From acef9c60722edf78bcb85328ca5ab23331ab9273 Mon Sep 17 00:00:00 2001
From: Sami MAKKI <mail@samimakki.fr>
Date: Wed, 16 Oct 2019 16:10:15 +0200
Subject: [PATCH] Remove group deletion for non-sql driver when removing
 domains.

As LDAP is now read-only, trying to remove it was throwing an error.
We now only try to delete it when the driver is sql-based.

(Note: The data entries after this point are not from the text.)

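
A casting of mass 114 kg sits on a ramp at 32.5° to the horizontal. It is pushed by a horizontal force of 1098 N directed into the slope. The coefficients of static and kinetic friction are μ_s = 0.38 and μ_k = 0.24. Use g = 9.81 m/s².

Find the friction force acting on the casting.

Resolve perpendicular to the incline: N = m g cos θ + P sin θ = 114×9.81×cos 32.5° + 1098×sin 32.5° = 1533 N.
Along the incline, the net driving force (taking up-slope positive) is P cos θ − m g sin θ = 926 − 600.9 = 325.2 N, so equilibrium requires friction f = -325.2 N (down-slope).
The limit of static friction is μ_s N = 582.6 N.
|f_req| = 325.2 ≤ 582.6 N → the casting is in equilibrium; friction equals the required value.

f ≈ 325 N (down the incline)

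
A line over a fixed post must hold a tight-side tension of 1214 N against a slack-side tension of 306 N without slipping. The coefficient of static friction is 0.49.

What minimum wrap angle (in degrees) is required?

β_min ≈ 161°

T₂/T₁ = e^{μβ} → β = ln(T₂/T₁)/μ.
β = ln(1214/306)/0.49 = 1.378/0.49 = 2.812 rad.
In degrees: β = 2.812 × 180/π = 161°.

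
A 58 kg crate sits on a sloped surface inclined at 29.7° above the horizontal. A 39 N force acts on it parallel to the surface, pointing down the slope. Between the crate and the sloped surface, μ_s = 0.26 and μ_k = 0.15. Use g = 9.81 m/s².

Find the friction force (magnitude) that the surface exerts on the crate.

f ≈ 74.1 N (up the incline)

The normal reaction is N = m g cos θ = 494.2 N.
Parallel to the incline, ΣF = 0 gives f = m g sin θ + P = 281.9 + 39 = 320.9 N (up-slope positive).
Maximum static friction available: μ_s N = 0.26 × 494.2 = 128.5 N.
Since |320.9| > 128.5 N, static friction cannot hold it; the crate slides down the incline and kinetic friction applies: f = μ_k N = 0.15 × 494.2 = 74.1 N.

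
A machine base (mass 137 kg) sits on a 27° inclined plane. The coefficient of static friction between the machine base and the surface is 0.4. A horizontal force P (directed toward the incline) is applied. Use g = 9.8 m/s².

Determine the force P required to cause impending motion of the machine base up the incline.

P ≈ 1530 N

At impending motion up the slope, friction acts down-slope at its limit: f = μ_s N.
Perpendicular to the incline: N = m g cos θ + P sin θ.
Along the incline: P cos θ = m g sin θ + μ_s N = m g sin θ + μ_s (m g cos θ + P sin θ).
Solving, P (cos θ − μ_s sin θ) = m g (sin θ + μ_s cos θ), so P = 137×9.8×(sin 27° + 0.4 cos 27°)/(cos 27° − 0.4 sin 27°) = 1340×0.8104/0.7094 = 1530 N.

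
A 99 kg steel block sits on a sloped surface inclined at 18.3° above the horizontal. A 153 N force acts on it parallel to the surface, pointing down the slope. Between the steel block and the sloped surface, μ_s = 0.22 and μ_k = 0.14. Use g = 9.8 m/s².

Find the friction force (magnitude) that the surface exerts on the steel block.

f ≈ 129 N (up the incline)

Perpendicular to the surface, N = m g cos θ = 99·9.8·cos 18.3° = 921.1 N.
For equilibrium along the incline the friction force must supply f = m g sin θ + P = 304.6 + 153 = 457.6 N (positive meaning up-slope).
Maximum static friction available: μ_s N = 0.22 × 921.1 = 202.6 N.
Since |457.6| > 202.6 N, static friction cannot hold it; the steel block slides down the incline and kinetic friction applies: f = μ_k N = 0.14 × 921.1 = 129 N.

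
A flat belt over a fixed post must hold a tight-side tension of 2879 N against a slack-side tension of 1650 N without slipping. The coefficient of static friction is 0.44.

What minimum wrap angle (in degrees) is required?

β_min ≈ 72.5°

T₂/T₁ = e^{μβ} → β = ln(T₂/T₁)/μ.
β = ln(2879/1650)/0.44 = 0.5567/0.44 = 1.265 rad.
In degrees: β = 1.265 × 180/π = 72.5°.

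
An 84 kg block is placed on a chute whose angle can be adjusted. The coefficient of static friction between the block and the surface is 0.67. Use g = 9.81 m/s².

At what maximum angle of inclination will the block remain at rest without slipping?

θ_max ≈ 33.8°

At the slip threshold, m g sin θ = μ_s · m g cos θ, so tan θ = μ_s.
θ_max = arctan(0.67) = 33.8°.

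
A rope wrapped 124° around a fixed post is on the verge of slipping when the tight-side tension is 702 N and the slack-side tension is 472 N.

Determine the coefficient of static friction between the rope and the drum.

μ ≈ 0.183

T₂/T₁ = e^{μβ} → μ = ln(T₂/T₁)/β.
β = 124° = 2.164 rad.
μ = ln(702/472)/2.164 = ln(1.487)/2.164 = 0.183.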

Change-Id: I15b92b35b31d0e5d735a629e7c154ddd7bdda03d
Closes-bug: #1848238
(cherry picked from commit d6977a0e9b3ed8ae80527d6f6ace67b687b46c60)
---
 keystone/identity/core.py                     | 25 ++++++++++---------
 .../notes/bug-1848238-f6533644f7907358.yaml   |  6 +++++
 2 files changed, 19 insertions(+), 12 deletions(-)
 create mode 100644 releasenotes/notes/bug-1848238-f6533644f7907358.yaml

diff --git a/keystone/identity/core.py b/keystone/identity/core.py
index 73102ee5ff..2d0c266db7 100644
--- a/keystone/identity/core.py
+++ b/keystone/identity/core.py
@@ -500,20 +500,21 @@ class Manager(manager.Manager):
 
         driver = self._select_identity_driver(domain_id)
 
-        user_refs = self.list_users(domain_scope=domain_id)
-        group_refs = self.list_groups(domain_scope=domain_id)
-
-        for group in group_refs:
-            # Cleanup any existing groups.
-            try:
-                self.delete_group(group['id'])
-            except exception.GroupNotFound:
-                LOG.debug(('Group %(groupid)s not found when deleting domain '
-                           'contents for %(domainid)s, continuing with '
-                           'cleanup.'),
-                          {'groupid': group['id'], 'domainid': domain_id})
+        if driver.is_sql:
+            group_refs = self.list_groups(domain_scope=domain_id)
+            for group in group_refs:
+                # Cleanup any existing groups.
+                try:
+                    self.delete_group(group['id'])
+                except exception.GroupNotFound:
+                    LOG.debug(('Group %(groupid)s not found when deleting '
+                               'domain contents for %(domainid)s, continuing '
+                               'with cleanup.'),
+                              {'groupid': group['id'], 'domainid': domain_id})
 
         # And finally, delete the users themselves
+        user_refs = self.list_users(domain_scope=domain_id)
+
         for user in user_refs:
             try:
                 if not driver.is_sql:
diff --git a/releasenotes/notes/bug-1848238-f6533644f7907358.yaml b/releasenotes/notes/bug-1848238-f6533644f7907358.yaml
new file mode 100644
index 0000000000..db6f20754a
--- /dev/null
+++ b/releasenotes/notes/bug-1848238-f6533644f7907358.yaml
@@ -0,0 +1,6 @@
+---
+fixes:
+  - |
+    [bug 1848238 <https://bugs.launchpad.net/keystone/+bug/1848238>]
+    Allow deleting a domain when using the ldap driver for a domain. There was
+    an attempt to delete the group on the ldap whereas this one is read-only.